O ex-primeiro-ministro, que foi condenado depois de fugir para Londres a dois anos de prisão em Outubro de 2008 por conflito de interesses numa transacção imobiliária realizada pela sua mulher em 2003, só poderá requerer um novo julgamento se apresentar factos relevantes inéditos que levem o Tribunal a aceitar reabrir o caso.
A legitimação de um golpe
Excluída tal eventualidade o maior confisco jamais feito a um político tailandês serviu para legitimar o golpe militar que derrubou Taksin e confirmou a crescente intervenção do poder judicial na sequência de um apelo do rei Bhumibol Adulyadej em Abril de 2006 para os juízes dos tribunais administrativos e superiores despacharem com celeridade processos em julgamento de forma a ultrapassar o impasse político provocado pelas manifestações públicas contra o então primeiro-ministro.
A corrupção que mina a política tailandesa em todos os azimutes é, em regra, aceite, na medida em que não prejudique directamente terceiros e caso os detentores de cargos públicos consigam fazer prevalecer uma imagem de dedicação ao bem comum.
A condenação de Taksin visa precisamente pôr em causa a imagem de benfeitor atribuída ao antigo primeiro-ministro pelos seus apoiantes, sobretudo nas regiões mais pobres do Nordeste da Tailândia e entre os sectores rurais, que empregam quase metade da mão-de-obra.
O confisco de mais de metade da fortuna de Taksin segue-se, ainda, a uma série de condenações judiciais de aliados do antigo chefe do governo, à dissolução do seu partido Thai Tak Thai (Os Tailandeses amam os Tailandeses) em Maio de 2007, e, posteriormente, do Partido do Poder do Povo, que os seus apoiantes constituíram para disputar e vencer as eleições de Dezembro desse ano, mas que acabou também dissolvido depois de ser condenado por corrupção eleitoral.
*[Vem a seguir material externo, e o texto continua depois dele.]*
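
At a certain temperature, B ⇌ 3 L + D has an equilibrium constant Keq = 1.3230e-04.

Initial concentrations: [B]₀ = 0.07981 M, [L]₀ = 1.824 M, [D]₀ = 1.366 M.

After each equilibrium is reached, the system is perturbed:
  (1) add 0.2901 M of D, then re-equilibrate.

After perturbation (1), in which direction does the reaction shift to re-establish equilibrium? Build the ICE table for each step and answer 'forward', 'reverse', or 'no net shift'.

Q₀ = 103.9 vs Keq = 1.3230e-04 ⇒ Q>K, reverse
Step 1:
                    B           L           D
  Initial     0.07981       1.824       1.366
  Change       0.5918      -1.775     -0.5918
  Equil        0.6716      0.0486      0.7742
  solve Keq expr → x = -0.5918; check Q = 1.3230e-04
Then add 0.2901 M of D.
Step 2:
                    B           L           D
  Initial      0.6716      0.0486       1.064
  Change     0.001611   -0.004834   -0.001611
  Equil        0.6732     0.04376       1.063
  solve Keq expr → x = -0.001611; check Q = 1.3230e-04

Direction: reverse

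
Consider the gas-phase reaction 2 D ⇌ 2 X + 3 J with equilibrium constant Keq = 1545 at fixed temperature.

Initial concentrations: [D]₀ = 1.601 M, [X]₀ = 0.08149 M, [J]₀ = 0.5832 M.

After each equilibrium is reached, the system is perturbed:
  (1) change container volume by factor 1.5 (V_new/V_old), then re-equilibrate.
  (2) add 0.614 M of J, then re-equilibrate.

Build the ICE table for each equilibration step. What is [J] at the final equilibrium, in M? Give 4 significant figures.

Q₀ = 5.1390e-04 vs Keq = 1545 ⇒ Q<K, forward
Step 1:
                    D           X           J
  I             1.601     0.08149      0.5832
  C            -1.428       1.428       2.142
  E            0.1728        1.51       2.725
  solve Keq expr → x = 0.7141; check Q = 1545
Then change container volume by factor 1.5 (V_new/V_old).
Step 2:
                    D           X           J
  I            0.1152       1.006       1.817
  C          -0.04588     0.04588     0.06882
  E           0.06933       1.052       1.886
  solve Keq expr → x = 0.02294; check Q = 1545
Then add 0.614 M of J.
Step 3:
                    D           X           J
  I           0.06933       1.052         2.5
  C           0.03059    -0.03059    -0.04589
  E           0.09992       1.022       2.454
  solve Keq expr → x = -0.0153; check Q = 1545

[J]_eq = 2.454 M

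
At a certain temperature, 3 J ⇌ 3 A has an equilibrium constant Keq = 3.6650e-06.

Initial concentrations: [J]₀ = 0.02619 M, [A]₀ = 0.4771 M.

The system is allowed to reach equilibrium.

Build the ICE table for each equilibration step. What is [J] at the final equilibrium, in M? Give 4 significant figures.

Q₀ = 6045 vs Keq = 3.6650e-06 ⇒ Q>K, reverse
Step 1:
                    J           A
  init        0.02619      0.4771
  Δ            0.4695     -0.4695
  eq           0.4956    0.007642
  solve Keq expr → x = -0.1565; check Q = 3.6650e-06

[J]_eq = 0.4956 M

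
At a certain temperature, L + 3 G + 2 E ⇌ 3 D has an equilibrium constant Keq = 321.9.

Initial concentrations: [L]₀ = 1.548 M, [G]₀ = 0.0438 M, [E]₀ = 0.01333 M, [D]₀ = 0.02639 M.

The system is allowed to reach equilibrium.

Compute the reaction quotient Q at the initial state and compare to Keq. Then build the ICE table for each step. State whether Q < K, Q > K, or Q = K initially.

Q₀ = 795.2; Q > K (proceeds reverse)

Q₀ = 795.2 vs Keq = 321.9 ⇒ Q>K, reverse
Step 1:
                   L          G          E          D
  init         1.548     0.0438    0.01333    0.02639
  Δ         0.001075   0.003226   0.002151  -0.003226
  eq           1.549    0.04703    0.01548    0.02316
  solve Keq expr → x = -0.001075; check Q = 321.9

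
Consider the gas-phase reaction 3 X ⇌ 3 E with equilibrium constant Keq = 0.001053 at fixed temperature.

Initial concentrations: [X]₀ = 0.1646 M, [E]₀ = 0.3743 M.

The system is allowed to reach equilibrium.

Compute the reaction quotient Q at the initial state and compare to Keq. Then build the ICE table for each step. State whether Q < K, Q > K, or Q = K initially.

Q₀ = 11.76 vs Keq = 0.001053 ⇒ Q>K, reverse
Step 1:
                   X          E
  init        0.1646     0.3743
  Δ           0.3245    -0.3245
  eq          0.4891    0.04976
  solve Keq expr → x = -0.1082; check Q = 0.001053

Q₀ = 11.76; Q > K (proceeds reverse)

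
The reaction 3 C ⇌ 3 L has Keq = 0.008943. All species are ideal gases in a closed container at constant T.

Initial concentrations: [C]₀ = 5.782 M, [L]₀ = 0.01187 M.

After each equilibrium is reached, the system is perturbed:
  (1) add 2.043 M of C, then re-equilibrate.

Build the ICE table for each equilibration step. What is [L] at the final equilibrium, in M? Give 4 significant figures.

[L]_eq = 1.347 M

Q₀ = 8.6520e-09 vs Keq = 0.008943 ⇒ Q<K, forward
Step 1:
                    C           L
  Initial       5.782     0.01187
  Change       -0.984       0.984
  Equil         4.798      0.9959
  solve Keq expr → x = 0.328; check Q = 0.008943
Then add 2.043 M of C.
Step 2:
                    C           L
  Initial       6.841      0.9959
  Change      -0.3512      0.3512
  Equil          6.49       1.347
  solve Keq expr → x = 0.1171; check Q = 0.008943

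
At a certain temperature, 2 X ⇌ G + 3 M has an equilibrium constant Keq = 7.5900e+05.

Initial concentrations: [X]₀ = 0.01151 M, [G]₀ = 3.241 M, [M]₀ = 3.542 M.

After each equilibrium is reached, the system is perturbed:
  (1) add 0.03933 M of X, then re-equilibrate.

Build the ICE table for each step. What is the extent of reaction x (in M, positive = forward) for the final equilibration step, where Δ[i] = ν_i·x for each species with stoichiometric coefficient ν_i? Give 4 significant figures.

Q₀ = 1.0871e+06 vs Keq = 7.5900e+05 ⇒ Q>K, reverse
Step 1:
                   X          G          M
  init       0.01151      3.241      3.542
  Δ         0.002243  -0.001121  -0.003364
  eq         0.01375       3.24      3.539
  solve Keq expr → x = -0.001121; check Q = 7.5900e+05
Then add 0.03933 M of X.
Step 2:
                   X          G          M
  init       0.05308       3.24      3.539
  Δ         -0.03895    0.01947    0.05842
  eq         0.01414      3.259      3.597
  solve Keq expr → x = 0.01947; check Q = 7.5900e+05

x = 0.01947 M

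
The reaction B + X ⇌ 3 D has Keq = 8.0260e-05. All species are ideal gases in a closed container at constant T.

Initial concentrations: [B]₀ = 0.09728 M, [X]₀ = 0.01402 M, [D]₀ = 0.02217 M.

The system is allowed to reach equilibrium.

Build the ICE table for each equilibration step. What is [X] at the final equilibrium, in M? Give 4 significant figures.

[X]_eq = 0.01959 M

Q₀ = 0.00799 vs Keq = 8.0260e-05 ⇒ Q>K, reverse
Step 1:
                    B           X           D
  Initial     0.09728     0.01402     0.02217
  Change     0.005574    0.005574    -0.01672
  Equil        0.1029     0.01959    0.005449
  solve Keq expr → x = -0.005574; check Q = 8.0260e-05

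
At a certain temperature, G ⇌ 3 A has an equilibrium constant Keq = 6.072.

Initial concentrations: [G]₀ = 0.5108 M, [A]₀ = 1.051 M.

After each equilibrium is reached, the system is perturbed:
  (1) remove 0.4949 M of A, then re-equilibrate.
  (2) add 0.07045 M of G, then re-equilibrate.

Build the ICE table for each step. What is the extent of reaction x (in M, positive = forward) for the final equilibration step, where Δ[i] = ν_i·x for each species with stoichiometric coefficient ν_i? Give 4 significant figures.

Q₀ = 2.273 vs Keq = 6.072 ⇒ Q<K, forward
Step 1:
                   G          A
  I           0.5108      1.051
  C          -0.1013     0.3038
  E           0.4095      1.355
  solve Keq expr → x = 0.1013; check Q = 6.072
Then remove 0.4949 M of A.
Step 2:
                   G          A
  I           0.4095     0.8599
  C           -0.117     0.3511
  E           0.2925      1.211
  solve Keq expr → x = 0.117; check Q = 6.072
Then add 0.07045 M of G.
Step 3:
                   G          A
  I           0.3629      1.211
  C         -0.02141    0.06422
  E           0.3415      1.275
  solve Keq expr → x = 0.02141; check Q = 6.072

x = 0.02141 M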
Taksin enriqueceu em negócios de distribuição de material informático, iniciados no anos 80, quando ainda prosseguia uma carreira na polícia, onde chegou a tenente-coronel, e prosperou na área das telecomunicações até se tornar numa das maiores fortunas da Tailândia.
Vermelhos contra amarelos
A sua governação ficou marcada por medidas de combate à pobreza rural e valeu-lhe o ódio das alas mais conservadores dos militares e da burocracia do estado, que, apoiadas nas classes citadinas mais beneficiadas pelo crescimento da economia tailandesa a partir de meados da década de 80, conspiraram com o beneplácito de altas figuras da casa real para o afastamento de Taksin.
A aprovação no referendo de Agosto de 2007 de uma nova Constituição de recorte conservador não impediu o retorno dos apoiantes de Taksin ao poder, e as constantes manifestações e confrontos entre "camisas vermelhas", fiéis ao ex-governamente, e "camisas amarelas", do bloco conservador, redundaram num clima de instabilidade política.
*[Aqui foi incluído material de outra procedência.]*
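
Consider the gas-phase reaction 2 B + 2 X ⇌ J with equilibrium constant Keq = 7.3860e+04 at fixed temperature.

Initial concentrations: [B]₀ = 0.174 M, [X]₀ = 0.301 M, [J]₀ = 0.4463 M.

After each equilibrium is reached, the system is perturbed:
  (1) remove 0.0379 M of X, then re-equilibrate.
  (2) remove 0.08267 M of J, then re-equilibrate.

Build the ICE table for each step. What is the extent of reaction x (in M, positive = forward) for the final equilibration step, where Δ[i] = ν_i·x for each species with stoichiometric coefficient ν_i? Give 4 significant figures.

x = 8.0748e-04 M

Q₀ = 162.7 vs Keq = 7.3860e+04 ⇒ Q<K, forward
Step 1:
                  B         X         J
  Initial     0.174     0.301    0.4463
  Change    -0.1557   -0.1557   0.07784
  Equil     0.01833    0.1453    0.5241
  solve Keq expr → x = 0.07784; check Q = 7.3860e+04
Then remove 0.0379 M of X.
Step 2:
                  B         X         J
  Initial   0.01833    0.1074    0.5241
  Change   0.005252  0.005252 -0.002626
  Equil     0.02358    0.1127    0.5215
  solve Keq expr → x = -0.002626; check Q = 7.3860e+04
Then remove 0.08267 M of J.
Step 3:
                  B         X         J
  Initial   0.02358    0.1127    0.4388
  Change  -0.001615 -0.001615 8.0748e-04
  Equil     0.02197    0.1111    0.4396
  solve Keq expr → x = 8.0748e-04; check Q = 7.3860e+04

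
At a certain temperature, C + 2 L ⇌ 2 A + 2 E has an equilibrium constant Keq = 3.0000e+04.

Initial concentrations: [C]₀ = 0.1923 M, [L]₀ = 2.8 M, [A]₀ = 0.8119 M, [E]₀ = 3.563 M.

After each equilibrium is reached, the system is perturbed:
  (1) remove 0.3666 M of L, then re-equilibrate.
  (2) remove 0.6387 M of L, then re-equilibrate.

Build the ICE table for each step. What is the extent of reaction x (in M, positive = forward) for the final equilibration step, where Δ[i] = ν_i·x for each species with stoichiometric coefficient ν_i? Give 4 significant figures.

x = -1.9603e-04 M

Q₀ = 5.551 vs Keq = 3.0000e+04 ⇒ Q<K, forward
Step 1:
                    C           L           A           E
  Initial      0.1923         2.8      0.8119       3.563
  Change      -0.1922     -0.3843      0.3843      0.3843
  Equil    1.2737e-04       2.416       1.196       3.947
  solve Keq expr → x = 0.1922; check Q = 3.0000e+04
Then remove 0.3666 M of L.
Step 2:
                    C           L           A           E
  Initial  1.2737e-04       2.049       1.196       3.947
  Change   4.9597e-05  9.9194e-05 -9.9194e-05 -9.9194e-05
  Equil    1.7696e-04       2.049       1.196       3.947
  solve Keq expr → x = -4.9597e-05; check Q = 3.0000e+04
Then remove 0.6387 M of L.
Step 3:
                    C           L           A           E
  Initial  1.7696e-04        1.41       1.196       3.947
  Change   1.9603e-04  3.9206e-04 -3.9206e-04 -3.9206e-04
  Equil    3.7300e-04       1.411       1.196       3.947
  solve Keq expr → x = -1.9603e-04; check Q = 3.0000e+04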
A formação de um governo de coligação de direita liderado pelo Partido Democrático de Abhisit Vejjajiva, em Dezembro de 2008, confrontou-se com a oposição nas ruas dos "camisas vermelhas" da Frente Nacional Unida da Democracia contra a Ditadura e do Partido Pheu Thai (Partido Pelos Tailandeses), nova encarnação dos dissolvidos Thai Rak Thai e do Partido do Poder do Povo, congregando os apoiantes de Taksin que não estão proibidos de exercer actividades políticas.
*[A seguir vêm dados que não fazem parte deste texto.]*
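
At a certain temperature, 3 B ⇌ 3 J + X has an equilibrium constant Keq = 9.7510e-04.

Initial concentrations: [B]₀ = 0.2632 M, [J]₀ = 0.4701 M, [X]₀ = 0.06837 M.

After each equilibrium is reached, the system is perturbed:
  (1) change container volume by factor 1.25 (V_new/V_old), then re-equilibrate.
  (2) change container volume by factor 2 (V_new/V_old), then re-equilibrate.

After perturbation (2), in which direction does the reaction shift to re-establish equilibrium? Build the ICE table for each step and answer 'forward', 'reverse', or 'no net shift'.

Q₀ = 0.3896 vs Keq = 9.7510e-04 ⇒ Q>K, reverse
Step 1:
                   B          J          X
  init        0.2632     0.4701    0.06837
  Δ           0.1922    -0.1922   -0.06408
  eq          0.4554     0.2779   0.004293
  solve Keq expr → x = -0.06408; check Q = 9.7510e-04
Then change container volume by factor 1.25 (V_new/V_old).
Step 2:
                   B          J          X
  init        0.3643     0.2223   0.003435
  Δ        -0.002023   0.002023 6.7433e-04
  eq          0.3623     0.2243   0.004109
  solve Keq expr → x = 6.7433e-04; check Q = 9.7510e-04
Then change container volume by factor 2 (V_new/V_old).
Step 3:
                   B          J          X
  init        0.1812     0.1122   0.002054
  Δ        -0.004149   0.004149   0.001383
  eq           0.177     0.1163   0.003437
  solve Keq expr → x = 0.001383; check Q = 9.7510e-04

Direction: forward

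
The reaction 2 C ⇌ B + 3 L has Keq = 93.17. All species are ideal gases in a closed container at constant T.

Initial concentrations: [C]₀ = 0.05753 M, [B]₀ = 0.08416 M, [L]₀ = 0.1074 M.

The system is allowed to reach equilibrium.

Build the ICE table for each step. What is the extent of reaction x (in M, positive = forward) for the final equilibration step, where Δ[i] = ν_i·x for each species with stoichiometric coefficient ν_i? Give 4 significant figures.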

Nem a nomeação de Taksin em Novembro do ano passado, como "conselheiro especial" do primeiro-ministro do Camboja, Hun Sen, tida pelos seus opositores como um crime lesa-pátria e altamente controversa dadas as tensões relações com a monarquia vizinha, demoveu os apoiantes de Taksin, que irão promover em meados deste mês novas manifestações exigindo uma amnistia e a convocação de eleições.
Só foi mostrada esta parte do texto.